What I’ve Been Watching: All Is Lost


Creativity comes from many places. The process of coming up with a film that’s new, original and pushes the medium into new places can have lots of different sources. However, one of the simplest way of doing something creative is to impose limits of oneself. Perhaps like Hitchcock’s Rope you will film the whole thing with (what looks like) a single shot, never cutting away from the action; or perhaps you will tell the story back-to-front like in Memento. Whatever the choice, once you’ve decided on the limitation, it should allow for a more imaginative or interesting film than would have been possible otherwise.

In the case of All is Lost, the limitations come in two forms. First, like Buried, only one actor is ever seen on screen (Robert Redford). Secondly, like The Illusionist, it contains (next-to) no dialogue. Naturally these two restrictions mean All is Lost must come up with creative ways to communicate its narrative and keep the viewer interested in what is happening.

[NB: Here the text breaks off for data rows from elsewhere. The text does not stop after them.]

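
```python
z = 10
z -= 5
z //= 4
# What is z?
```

Trace (tracking z):
z = 10  # -> z = 10
z -= 5  # -> z = 5
z //= 4  # -> z = 1

Answer: 1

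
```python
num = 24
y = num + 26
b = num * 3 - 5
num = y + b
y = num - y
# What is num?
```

Answer: 117

Derivation:
Trace (tracking num):
num = 24  # -> num = 24
y = num + 26  # -> y = 50
b = num * 3 - 5  # -> b = 67
num = y + b  # -> num = 117
y = num - y  # -> y = 67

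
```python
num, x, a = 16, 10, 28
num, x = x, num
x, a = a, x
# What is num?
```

Answer: 10

Derivation:
Trace (tracking num):
num, x, a = (16, 10, 28)  # -> num = 16, x = 10, a = 28
num, x = (x, num)  # -> num = 10, x = 16
x, a = (a, x)  # -> x = 28, a = 16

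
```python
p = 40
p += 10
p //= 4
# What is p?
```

Trace (tracking p):
p = 40  # -> p = 40
p += 10  # -> p = 50
p //= 4  # -> p = 12

Answer: 12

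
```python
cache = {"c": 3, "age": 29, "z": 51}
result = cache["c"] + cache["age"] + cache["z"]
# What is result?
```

Trace (tracking result):
cache = {'c': 3, 'age': 29, 'z': 51}  # -> cache = {'c': 3, 'age': 29, 'z': 51}
result = cache['c'] + cache['age'] + cache['z']  # -> result = 83

Answer: 83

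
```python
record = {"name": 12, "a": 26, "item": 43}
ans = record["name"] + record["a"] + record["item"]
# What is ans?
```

Trace (tracking ans):
record = {'name': 12, 'a': 26, 'item': 43}  # -> record = {'name': 12, 'a': 26, 'item': 43}
ans = record['name'] + record['a'] + record['item']  # -> ans = 81

Answer: 81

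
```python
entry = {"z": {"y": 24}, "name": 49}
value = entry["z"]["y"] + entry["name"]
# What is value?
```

Answer: 73

Derivation:
Trace (tracking value):
entry = {'z': {'y': 24}, 'name': 49}  # -> entry = {'z': {'y': 24}, 'name': 49}
value = entry['z']['y'] + entry['name']  # -> value = 73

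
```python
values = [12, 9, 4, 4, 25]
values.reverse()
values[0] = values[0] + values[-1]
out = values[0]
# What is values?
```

Answer: [37, 4, 4, 9, 12]

Derivation:
Trace (tracking values):
values = [12, 9, 4, 4, 25]  # -> values = [12, 9, 4, 4, 25]
values.reverse()  # -> values = [25, 4, 4, 9, 12]
values[0] = values[0] + values[-1]  # -> values = [37, 4, 4, 9, 12]
out = values[0]  # -> out = 37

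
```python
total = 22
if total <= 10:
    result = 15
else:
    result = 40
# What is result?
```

Trace (tracking result):
total = 22  # -> total = 22
if total <= 10:  # condition is False
else:
    result = 40  # -> result = 40

Answer: 40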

As the title suggests, the film sees Robert Redford get into a fair amount of trouble as he is sailing across the ocean. His problems begin when water starts rushing into his boat as the result of a collision with a crate. Things then go from bad to worse to worse again in his struggle to survive everything nature can throw at him.

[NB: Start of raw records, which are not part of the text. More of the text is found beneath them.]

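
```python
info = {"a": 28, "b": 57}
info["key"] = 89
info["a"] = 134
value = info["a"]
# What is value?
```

Trace (tracking value):
info = {'a': 28, 'b': 57}  # -> info = {'a': 28, 'b': 57}
info['key'] = 89  # -> info = {'a': 28, 'b': 57, 'key': 89}
info['a'] = 134  # -> info = {'a': 134, 'b': 57, 'key': 89}
value = info['a']  # -> value = 134

Answer: 134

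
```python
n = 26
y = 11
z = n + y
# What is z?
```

Trace (tracking z):
n = 26  # -> n = 26
y = 11  # -> y = 11
z = n + y  # -> z = 37

Answer: 37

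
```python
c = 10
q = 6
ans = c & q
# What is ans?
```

Answer: 2

Derivation:
Trace (tracking ans):
c = 10  # -> c = 10
q = 6  # -> q = 6
ans = c & q  # -> ans = 2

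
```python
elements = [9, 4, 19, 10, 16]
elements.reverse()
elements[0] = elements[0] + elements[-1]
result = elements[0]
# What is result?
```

Trace (tracking result):
elements = [9, 4, 19, 10, 16]  # -> elements = [9, 4, 19, 10, 16]
elements.reverse()  # -> elements = [16, 10, 19, 4, 9]
elements[0] = elements[0] + elements[-1]  # -> elements = [25, 10, 19, 4, 9]
result = elements[0]  # -> result = 25

Answer: 25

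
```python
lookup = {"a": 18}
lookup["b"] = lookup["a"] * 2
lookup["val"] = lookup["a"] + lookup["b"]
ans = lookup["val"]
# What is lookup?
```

Trace (tracking lookup):
lookup = {'a': 18}  # -> lookup = {'a': 18}
lookup['b'] = lookup['a'] * 2  # -> lookup = {'a': 18, 'b': 36}
lookup['val'] = lookup['a'] + lookup['b']  # -> lookup = {'a': 18, 'b': 36, 'val': 54}
ans = lookup['val']  # -> ans = 54

Answer: {'a': 18, 'b': 36, 'val': 54}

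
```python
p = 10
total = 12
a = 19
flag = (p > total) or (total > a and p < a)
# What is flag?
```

Trace (tracking flag):
p = 10  # -> p = 10
total = 12  # -> total = 12
a = 19  # -> a = 19
flag = p > total or (total > a and p < a)  # -> flag = False

Answer: False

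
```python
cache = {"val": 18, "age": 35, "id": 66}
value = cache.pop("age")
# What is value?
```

Answer: 35

Derivation:
Trace (tracking value):
cache = {'val': 18, 'age': 35, 'id': 66}  # -> cache = {'val': 18, 'age': 35, 'id': 66}
value = cache.pop('age')  # -> value = 35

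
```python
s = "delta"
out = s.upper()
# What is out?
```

Answer: 'DELTA'

Derivation:
Trace (tracking out):
s = 'delta'  # -> s = 'delta'
out = s.upper()  # -> out = 'DELTA'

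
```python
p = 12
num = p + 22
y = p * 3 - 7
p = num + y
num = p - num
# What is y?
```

Trace (tracking y):
p = 12  # -> p = 12
num = p + 22  # -> num = 34
y = p * 3 - 7  # -> y = 29
p = num + y  # -> p = 63
num = p - num  # -> num = 29

Answer: 29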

Despite the film’s self-imposed restrictions it has no problem engaging the viewer with what is happening through out its runtime. Redford is as engaging as we’ve come to expect and carries the movie effortlessly through out.

My problem is that I felt like I’ve seen the whole thing before. Films like Buried, Life of Pi, and Castaway have similar themes and have already shown that this type of film is possible.

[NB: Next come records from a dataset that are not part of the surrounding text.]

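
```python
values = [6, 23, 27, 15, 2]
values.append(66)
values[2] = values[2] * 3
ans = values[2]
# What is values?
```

Trace (tracking values):
values = [6, 23, 27, 15, 2]  # -> values = [6, 23, 27, 15, 2]
values.append(66)  # -> values = [6, 23, 27, 15, 2, 66]
values[2] = values[2] * 3  # -> values = [6, 23, 81, 15, 2, 66]
ans = values[2]  # -> ans = 81

Answer: [6, 23, 81, 15, 2, 66]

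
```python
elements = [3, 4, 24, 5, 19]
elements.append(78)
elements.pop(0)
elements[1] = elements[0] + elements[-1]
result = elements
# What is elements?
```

Trace (tracking elements):
elements = [3, 4, 24, 5, 19]  # -> elements = [3, 4, 24, 5, 19]
elements.append(78)  # -> elements = [3, 4, 24, 5, 19, 78]
elements.pop(0)  # -> elements = [4, 24, 5, 19, 78]
elements[1] = elements[0] + elements[-1]  # -> elements = [4, 82, 5, 19, 78]
result = elements  # -> result = [4, 82, 5, 19, 78]

Answer: [4, 82, 5, 19, 78]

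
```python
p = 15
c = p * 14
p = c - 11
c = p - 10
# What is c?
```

Answer: 189

Derivation:
Trace (tracking c):
p = 15  # -> p = 15
c = p * 14  # -> c = 210
p = c - 11  # -> p = 199
c = p - 10  # -> c = 189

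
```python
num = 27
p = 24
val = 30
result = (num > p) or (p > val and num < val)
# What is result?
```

Trace (tracking result):
num = 27  # -> num = 27
p = 24  # -> p = 24
val = 30  # -> val = 30
result = num > p or (p > val and num < val)  # -> result = True

Answer: True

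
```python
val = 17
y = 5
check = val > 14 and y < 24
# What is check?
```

Answer: True

Derivation:
Trace (tracking check):
val = 17  # -> val = 17
y = 5  # -> y = 5
check = val > 14 and y < 24  # -> check = True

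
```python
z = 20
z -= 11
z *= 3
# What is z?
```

Trace (tracking z):
z = 20  # -> z = 20
z -= 11  # -> z = 9
z *= 3  # -> z = 27

Answer: 27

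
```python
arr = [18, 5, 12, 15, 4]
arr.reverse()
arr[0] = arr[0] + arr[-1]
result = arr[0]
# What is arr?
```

Answer: [22, 15, 12, 5, 18]

Derivation:
Trace (tracking arr):
arr = [18, 5, 12, 15, 4]  # -> arr = [18, 5, 12, 15, 4]
arr.reverse()  # -> arr = [4, 15, 12, 5, 18]
arr[0] = arr[0] + arr[-1]  # -> arr = [22, 15, 12, 5, 18]
result = arr[0]  # -> result = 22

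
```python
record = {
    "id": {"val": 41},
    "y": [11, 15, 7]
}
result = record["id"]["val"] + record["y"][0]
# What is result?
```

Trace (tracking result):
record = {'id': {'val': 41}, 'y': [11, 15, 7]}  # -> record = {'id': {'val': 41}, 'y': [11, 15, 7]}
result = record['id']['val'] + record['y'][0]  # -> result = 52

Answer: 52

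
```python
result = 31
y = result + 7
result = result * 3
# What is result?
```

Answer: 93

Derivation:
Trace (tracking result):
result = 31  # -> result = 31
y = result + 7  # -> y = 38
result = result * 3  # -> result = 93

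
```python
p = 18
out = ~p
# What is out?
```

Answer: -19

Derivation:
Trace (tracking out):
p = 18  # -> p = 18
out = ~p  # -> out = -19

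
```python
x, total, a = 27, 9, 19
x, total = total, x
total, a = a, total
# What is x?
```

Answer: 9

Derivation:
Trace (tracking x):
x, total, a = (27, 9, 19)  # -> x = 27, total = 9, a = 19
x, total = (total, x)  # -> x = 9, total = 27
total, a = (a, total)  # -> total = 19, a = 27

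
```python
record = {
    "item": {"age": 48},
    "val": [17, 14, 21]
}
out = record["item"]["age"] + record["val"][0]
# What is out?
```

Answer: 65

Derivation:
Trace (tracking out):
record = {'item': {'age': 48}, 'val': [17, 14, 21]}  # -> record = {'item': {'age': 48}, 'val': [17, 14, 21]}
out = record['item']['age'] + record['val'][0]  # -> out = 65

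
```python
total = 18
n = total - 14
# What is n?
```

Trace (tracking n):
total = 18  # -> total = 18
n = total - 14  # -> n = 4

Answer: 4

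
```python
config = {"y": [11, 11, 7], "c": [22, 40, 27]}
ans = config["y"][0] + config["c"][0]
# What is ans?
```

Answer: 33

Derivation:
Trace (tracking ans):
config = {'y': [11, 11, 7], 'c': [22, 40, 27]}  # -> config = {'y': [11, 11, 7], 'c': [22, 40, 27]}
ans = config['y'][0] + config['c'][0]  # -> ans = 33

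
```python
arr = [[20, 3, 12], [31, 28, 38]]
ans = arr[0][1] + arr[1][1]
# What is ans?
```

Answer: 31

Derivation:
Trace (tracking ans):
arr = [[20, 3, 12], [31, 28, 38]]  # -> arr = [[20, 3, 12], [31, 28, 38]]
ans = arr[0][1] + arr[1][1]  # -> ans = 31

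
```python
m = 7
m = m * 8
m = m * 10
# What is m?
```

Trace (tracking m):
m = 7  # -> m = 7
m = m * 8  # -> m = 56
m = m * 10  # -> m = 560

Answer: 560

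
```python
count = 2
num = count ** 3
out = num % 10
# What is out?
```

Answer: 8

Derivation:
Trace (tracking out):
count = 2  # -> count = 2
num = count ** 3  # -> num = 8
out = num % 10  # -> out = 8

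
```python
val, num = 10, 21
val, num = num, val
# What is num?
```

Answer: 10

Derivation:
Trace (tracking num):
val, num = (10, 21)  # -> val = 10, num = 21
val, num = (num, val)  # -> val = 21, num = 10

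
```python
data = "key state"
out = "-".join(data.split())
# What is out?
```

Trace (tracking out):
data = 'key state'  # -> data = 'key state'
out = '-'.join(data.split())  # -> out = 'key-state'

Answer: 'key-state'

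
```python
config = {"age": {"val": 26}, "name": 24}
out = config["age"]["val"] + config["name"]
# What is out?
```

Trace (tracking out):
config = {'age': {'val': 26}, 'name': 24}  # -> config = {'age': {'val': 26}, 'name': 24}
out = config['age']['val'] + config['name']  # -> out = 50

Answer: 50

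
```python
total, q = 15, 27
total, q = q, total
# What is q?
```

Answer: 15

Derivation:
Trace (tracking q):
total, q = (15, 27)  # -> total = 15, q = 27
total, q = (q, total)  # -> total = 27, q = 15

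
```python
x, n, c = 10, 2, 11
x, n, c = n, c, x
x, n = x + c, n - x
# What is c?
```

Answer: 10

Derivation:
Trace (tracking c):
x, n, c = (10, 2, 11)  # -> x = 10, n = 2, c = 11
x, n, c = (n, c, x)  # -> x = 2, n = 11, c = 10
x, n = (x + c, n - x)  # -> x = 12, n = 9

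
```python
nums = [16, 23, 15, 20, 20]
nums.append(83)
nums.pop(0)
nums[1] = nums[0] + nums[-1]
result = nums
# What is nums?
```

Answer: [23, 106, 20, 20, 83]

Derivation:
Trace (tracking nums):
nums = [16, 23, 15, 20, 20]  # -> nums = [16, 23, 15, 20, 20]
nums.append(83)  # -> nums = [16, 23, 15, 20, 20, 83]
nums.pop(0)  # -> nums = [23, 15, 20, 20, 83]
nums[1] = nums[0] + nums[-1]  # -> nums = [23, 106, 20, 20, 83]
result = nums  # -> result = [23, 106, 20, 20, 83]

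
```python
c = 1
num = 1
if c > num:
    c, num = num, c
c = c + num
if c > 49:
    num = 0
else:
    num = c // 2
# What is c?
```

Answer: 2

Derivation:
Trace (tracking c):
c = 1  # -> c = 1
num = 1  # -> num = 1
if c > num:  # condition is False
c = c + num  # -> c = 2
if c > 49:  # condition is False
else:
    num = c // 2  # -> num = 1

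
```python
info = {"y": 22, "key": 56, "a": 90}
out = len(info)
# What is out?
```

Trace (tracking out):
info = {'y': 22, 'key': 56, 'a': 90}  # -> info = {'y': 22, 'key': 56, 'a': 90}
out = len(info)  # -> out = 3

Answer: 3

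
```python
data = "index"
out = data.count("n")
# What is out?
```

Trace (tracking out):
data = 'index'  # -> data = 'index'
out = data.count('n')  # -> out = 1

Answer: 1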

I also feel like while the film’s decision to have a silent character doesn’t harm it, neither did it bring out enough of the themes it was probably aiming for. I feel like All is Lost is about the struggle we all have for survival, the feeling of loneliness we all have at times, and our struggle to find out what’s worth fighting for. All of these are course good themes and good issues, but by having a silent character there’s a limit to the extent they can be explored.

Also, the reality is none of our lives are silent. Even when we are alone (in fact especially when we are alone) we are constantly in conversation with ourselves about whatever the place it is we find ourselves in. So even when there is silence, the reality is there is plenty for us to listen to.

All is Lost then is the type of film you’ll see people refer to as ‘an achievement’. The problem is I’m not sure precisely what it really achieved.